There are full-blown addicts such as Sorsby, but there’s an equally dangerous sect below that can be just as destructive. The World Health Organization classifies it as “hazardous gambling.” They may not meet the criteria for an addiction diagnosis, but they suffer many of the same consequences, such as anxiety and depression, lower credit scores, higher bankruptcy rates, debt consolidation loans and delinquencies in recurring payments such as auto loans and credit cards.
Gambling addiction has a higher suicide rate than any other known addictive disorder — 80 percent of people struggling with gambling consider suicide and 20 percent attempt to take their own life, according to the Ohio Casino Control Commission.

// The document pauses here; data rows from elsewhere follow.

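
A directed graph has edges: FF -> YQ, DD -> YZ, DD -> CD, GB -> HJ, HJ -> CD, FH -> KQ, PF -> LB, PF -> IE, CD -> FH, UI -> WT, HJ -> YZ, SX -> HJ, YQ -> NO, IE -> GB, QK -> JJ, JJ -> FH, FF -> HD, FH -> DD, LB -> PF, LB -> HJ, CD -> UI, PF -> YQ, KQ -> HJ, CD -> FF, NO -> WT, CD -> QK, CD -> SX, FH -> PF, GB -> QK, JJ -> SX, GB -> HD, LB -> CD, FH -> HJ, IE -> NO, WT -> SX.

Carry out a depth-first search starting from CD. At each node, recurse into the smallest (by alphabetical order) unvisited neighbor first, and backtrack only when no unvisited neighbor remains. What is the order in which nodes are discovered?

Visit CD
CD → FF
FF → HD
FF → YQ
YQ → NO
NO → WT
WT → SX
SX → HJ
HJ → YZ
CD → FH
FH → DD
FH → KQ
FH → PF
PF → IE
IE → GB
GB → QK
QK → JJ
PF → LB
CD → UI

CD FF HD YQ NO WT SX HJ YZ FH DD KQ PF IE GB QK JJ LB UI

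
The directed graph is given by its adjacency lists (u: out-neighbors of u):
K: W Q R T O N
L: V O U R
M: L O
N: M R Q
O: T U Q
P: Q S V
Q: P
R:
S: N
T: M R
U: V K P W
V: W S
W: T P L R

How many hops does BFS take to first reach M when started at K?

2

Level 0: K
Level 1: N, O, Q, R, T, W
Level 2: L, M, P, U
Level 3: S, V
M first appears at level 2.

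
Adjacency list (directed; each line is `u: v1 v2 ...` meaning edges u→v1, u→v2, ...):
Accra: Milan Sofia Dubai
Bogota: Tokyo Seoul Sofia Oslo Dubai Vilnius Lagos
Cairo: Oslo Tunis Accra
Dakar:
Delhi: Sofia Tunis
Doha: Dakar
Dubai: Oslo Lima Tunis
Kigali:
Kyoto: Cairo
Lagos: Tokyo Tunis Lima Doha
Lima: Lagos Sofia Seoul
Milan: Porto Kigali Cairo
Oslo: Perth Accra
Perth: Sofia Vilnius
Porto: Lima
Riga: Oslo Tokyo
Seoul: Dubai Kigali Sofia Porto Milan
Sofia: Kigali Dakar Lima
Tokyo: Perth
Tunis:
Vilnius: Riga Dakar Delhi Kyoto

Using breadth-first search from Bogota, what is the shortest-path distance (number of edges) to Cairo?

Level 0: Bogota
Level 1: Dubai, Lagos, Oslo, Seoul, Sofia, Tokyo, Vilnius
Level 2: Accra, Dakar, Delhi, Doha, Kigali, Kyoto, Lima, Milan, Perth, Porto, Riga, Tunis
Level 3: Cairo
Cairo first appears at level 3.

3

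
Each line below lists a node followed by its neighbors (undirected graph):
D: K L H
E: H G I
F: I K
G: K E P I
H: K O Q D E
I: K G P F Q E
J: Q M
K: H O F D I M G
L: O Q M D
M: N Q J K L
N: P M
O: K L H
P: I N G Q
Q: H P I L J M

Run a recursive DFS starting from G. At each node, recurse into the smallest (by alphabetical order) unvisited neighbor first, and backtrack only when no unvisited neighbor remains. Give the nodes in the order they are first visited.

G -> E -> H -> D -> K -> F -> I -> P -> N -> M -> J -> Q -> L -> O

Visit G
G → E
E → H
H → D
D → K
K → F
F → I
I → P
P → N
N → M
M → J
J → Q
Q → L
L → O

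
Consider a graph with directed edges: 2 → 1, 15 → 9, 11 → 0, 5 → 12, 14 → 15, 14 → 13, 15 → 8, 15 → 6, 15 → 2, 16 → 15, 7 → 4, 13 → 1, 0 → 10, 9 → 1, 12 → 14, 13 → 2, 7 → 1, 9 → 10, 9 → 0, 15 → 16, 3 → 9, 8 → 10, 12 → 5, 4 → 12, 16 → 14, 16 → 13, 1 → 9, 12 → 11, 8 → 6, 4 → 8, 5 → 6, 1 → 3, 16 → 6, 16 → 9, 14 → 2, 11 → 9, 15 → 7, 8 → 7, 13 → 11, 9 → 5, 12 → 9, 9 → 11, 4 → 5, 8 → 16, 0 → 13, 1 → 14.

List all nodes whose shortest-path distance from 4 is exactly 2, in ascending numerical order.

6, 7, 9, 10, 11, 14, 16

Level 0: 4
Level 1: 5, 8, 12
Level 2: 6, 7, 9, 10, 11, 14, 16
Level 3: 0, 1, 2, 13, 15
Level 4: 3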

Sorsby is the latest name attached to a problem with no easy detection and no simple solution. Generations of teens and adults are addicted to their cell phones for the constant dopamine spikes. Combine that with the adrenaline rush of easy access to gambling on cell phones, and it’s a triple word score of dopamine and danger.
This isn’t meant to position Sorsby as some powerless victim. He should be held accountable for his decisions, and one district court judge in Texas has prevented that from happening, at least for now.
A locker room can be a healing sanctuary for players struggling with hurts, habits and hangups, and perhaps it could be for Sorsby, too. Addiction treatments demand structure and accountability over isolation. There is an argument to be made that the best place for Sorsby personally is in a locker room, for the accountability his teammates and coaches provide. In his petition to the court, Sorsby said he would work in conjunction with the NCAA to educate other athletes on the dangers of gambling.
His legal team, led by prominent sports labor lawyer Jeffrey Kessler, argued the NCAA is punishing Sorsby for a legitimate mental health condition after he was diagnosed with a gambling and anxiety disorder. Texas Tech athletic director Kirby Hocutt insisted in a lengthy statement that the university can offer support for Sorsby with clinical care, device monitoring, financial oversight and outpatient therapy regardless of whether he ever plays a snap for the Red Raiders. Hocutt argued that pulling him out of a structured environment and away from his support system does not protect him.
That very well may be true, but Texas Tech can offer all of that without allowing him on the field.
It’s easy to see why NCAA officials would be outraged by the ruling and the dangerous message one court has sent to the other 170,000 Division I athletes across the country. We’ve long suspected the NCAA had all of its teeth pulled in this new world of name, image and likeness deals. This ruling by one judge in Texas all but assures it.
So Sorsby now gets to prepare for another college football season, while the NCAA, Big 12 and Texas Tech continue to feud over his eligibility and NFL teams temporarily delay the uncomfortable conversations over whether they can trust this quarterback to lead their franchise. All while another young adult clicks another online ad and places another $20 parlay bet.
Sorsby might be the first college athlete to admit this type of gambling addiction. He won’t be the last. You can bet on it.